Karla Hay, left, colors with her son Anthony Hay, right, as they wait to speak a representative about health insurance enrollment. (Cody Duty/Houston Chronicle)

Karla Hay, left, colors with her son Anthony Hay, right, as they wait to speak a representative about health insurance enrollment. (Cody Duty/Houston Chronicle)

Strong public support and potential success of the Affordable Care Act could force Texas leaders to eventually reconsider their decision on Medicaid expansion, according to the author of a health care policy brief released this week by the Washington, D.C.-based bipartisan children’s advocacy organization First Focus.

Eugene Lewit, a Standford University consulting health research and policy professor, found similarities when comparing implementation obstacles to the Children’s Health Insurance Program and Affordable Care Act. Focusing on Virginia and Texas, he said both states overcame political resistance to implementation of the Children’s Health Insurance Program, resulting in coverage for more children.

Lewit said he found similarities in resistance to implementation of the 2010 health care law, suggesting states, including Texas, could eventually reverse course and expand Medicaid and cover about 2 million more people statewide.

This week’s brief is one of several Lewit is writing for First Focus.

In comparing Virginia and Texas, the states’ governors delayed implementation of the Children’s Health Insurance Program. However, Texas leaders quickly and aggressively enacted the program after overcoming politics, observing other states’ successes and reconsidering a federal funding forfeiture.

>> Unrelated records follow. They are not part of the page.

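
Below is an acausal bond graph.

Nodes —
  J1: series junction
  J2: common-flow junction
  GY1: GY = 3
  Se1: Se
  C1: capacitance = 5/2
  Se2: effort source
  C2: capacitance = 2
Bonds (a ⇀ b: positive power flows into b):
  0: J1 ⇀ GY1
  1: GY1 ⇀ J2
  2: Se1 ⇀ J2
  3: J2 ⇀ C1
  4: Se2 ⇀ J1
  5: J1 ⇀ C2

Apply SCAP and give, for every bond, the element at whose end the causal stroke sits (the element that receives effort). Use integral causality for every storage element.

β0 |GY1
β1 |GY1
β2 |J2
β3 |J2
β4 |J1
β5 |J1

bond 2 stroke→J2  (Se1 (Se) sets effort on bond)
bond 4 stroke→J1  (Se2 fixes effort; stroke away)
bond 3 stroke→J2  (C1: C, integral causality)
bond 1 stroke→GY1  (closing 1-jn rule on J2)
bond 0 stroke→GY1  (GY1: gyrator matches bond 1)
bond 5 stroke→J1  (J1 flow already set via bond 0)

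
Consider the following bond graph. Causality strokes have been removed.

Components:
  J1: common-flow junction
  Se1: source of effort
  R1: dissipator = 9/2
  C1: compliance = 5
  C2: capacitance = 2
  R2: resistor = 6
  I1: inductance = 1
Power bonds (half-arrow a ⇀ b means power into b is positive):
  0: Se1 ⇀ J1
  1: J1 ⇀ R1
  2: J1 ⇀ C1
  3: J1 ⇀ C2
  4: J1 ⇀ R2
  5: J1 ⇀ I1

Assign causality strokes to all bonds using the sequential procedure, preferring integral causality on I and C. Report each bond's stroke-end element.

#0 →J1
#1 →J1
#2 →J1
#3 →J1
#4 →J1
#5 →I1

bond 0 stroke at J1  (Se1: effort source, stroke at far end)
bond 2 stroke at J1  (C1 integral (e out))
bond 3 stroke at J1  (C2 outputs effort q/C2)
bond 5 stroke at I1  (I1: I, integral causality)
bond 1 stroke at J1  (common-f at J1 fixed by 5)
bond 4 stroke at J1  (J1 flow already set via bond 5)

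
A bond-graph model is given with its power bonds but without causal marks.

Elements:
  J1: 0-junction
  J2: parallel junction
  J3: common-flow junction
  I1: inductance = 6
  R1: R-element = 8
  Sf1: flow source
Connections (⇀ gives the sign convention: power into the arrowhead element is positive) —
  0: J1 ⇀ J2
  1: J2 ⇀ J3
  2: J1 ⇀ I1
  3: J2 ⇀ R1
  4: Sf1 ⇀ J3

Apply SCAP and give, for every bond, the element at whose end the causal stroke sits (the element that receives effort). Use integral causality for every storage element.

bond 4 →Sf1  (Sf1 (Sf) sets flow on bond)
bond 1 →J3  (J3 flow already set via bond 4)
bond 2 →I1  (I1: I, integral causality)
bond 0 →J1  (closing 0-jn rule on J1)
bond 3 →J2  (only one effort-in slot at J2)

β0 stroke→J1
β1 stroke→J3
β2 stroke→I1
β3 stroke→J2
β4 stroke→Sf1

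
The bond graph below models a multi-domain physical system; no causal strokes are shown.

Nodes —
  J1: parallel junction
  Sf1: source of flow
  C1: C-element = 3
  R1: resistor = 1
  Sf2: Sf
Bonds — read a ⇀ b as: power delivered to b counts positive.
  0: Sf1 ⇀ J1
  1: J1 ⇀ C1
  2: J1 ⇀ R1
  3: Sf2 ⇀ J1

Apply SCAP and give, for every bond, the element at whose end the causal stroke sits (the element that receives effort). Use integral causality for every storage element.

β0 →Sf1  (Sf1 fixes flow; stroke at Sf1)
β3 →Sf2  (source Sf2 imposes f)
β1 →J1  (C1 integral (e out))
β2 →R1  (common-e at J1 fixed by 1)

b0 stroke at Sf1
b1 stroke at J1
b2 stroke at R1
b3 stroke at Sf2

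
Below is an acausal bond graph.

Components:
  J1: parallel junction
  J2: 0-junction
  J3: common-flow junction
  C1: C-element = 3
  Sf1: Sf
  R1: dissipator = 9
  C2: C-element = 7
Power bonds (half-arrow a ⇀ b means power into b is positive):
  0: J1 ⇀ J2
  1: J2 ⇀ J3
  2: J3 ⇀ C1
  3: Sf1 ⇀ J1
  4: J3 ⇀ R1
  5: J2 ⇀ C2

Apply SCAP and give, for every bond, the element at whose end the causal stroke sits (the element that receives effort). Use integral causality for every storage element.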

Lewit also found federal policies and practices can minimize implementation resistance. Publicizing “success stories” might encourage competition among states, plus highlight effective program implementation.

“We’ll have to wait and see how it plays out,” Lewit said of the health care law’s success. “If it is successful, it will make it more difficult to resist (Medicaid) expansion. Money is an enormous incentive.”

Lewit’s brief comes as the Obama administration announced 4 million people nationwide have selected coverage in the health insurance marketplace. It’s unclear how many of those people have paid for coverage.

This week, national advocacy groups, including Enroll America and Center for American Progress, have urged uninsured Americans and Texans to sign up for coverage in the health insurance marketplace. A little more than 1 million Harris County residents lack insurance, but half of them probably are too poor to buy insurance and earn too much to qualify for Medicaid, according to the Urban Institute, a private, nonprofit organization that analyzes public policy, including health care.

Earlier this month, U.S. Health and Human Services Secretary Kathleen Sebelius came to Houston to kick off health insurance enrollment events. Since Jan. 1, Texas has lost $10 million per day because state leaders have not expanded Medicaid, she said.

Lucy Nashed, spokeswoman for Gov. Rick Perry, has said Medicaid already accounts for a third of the state’s budget. Taxpayers would spend $18 billion over five years and $115 billion after full implementation of the health care law if the state expanded the program, she said.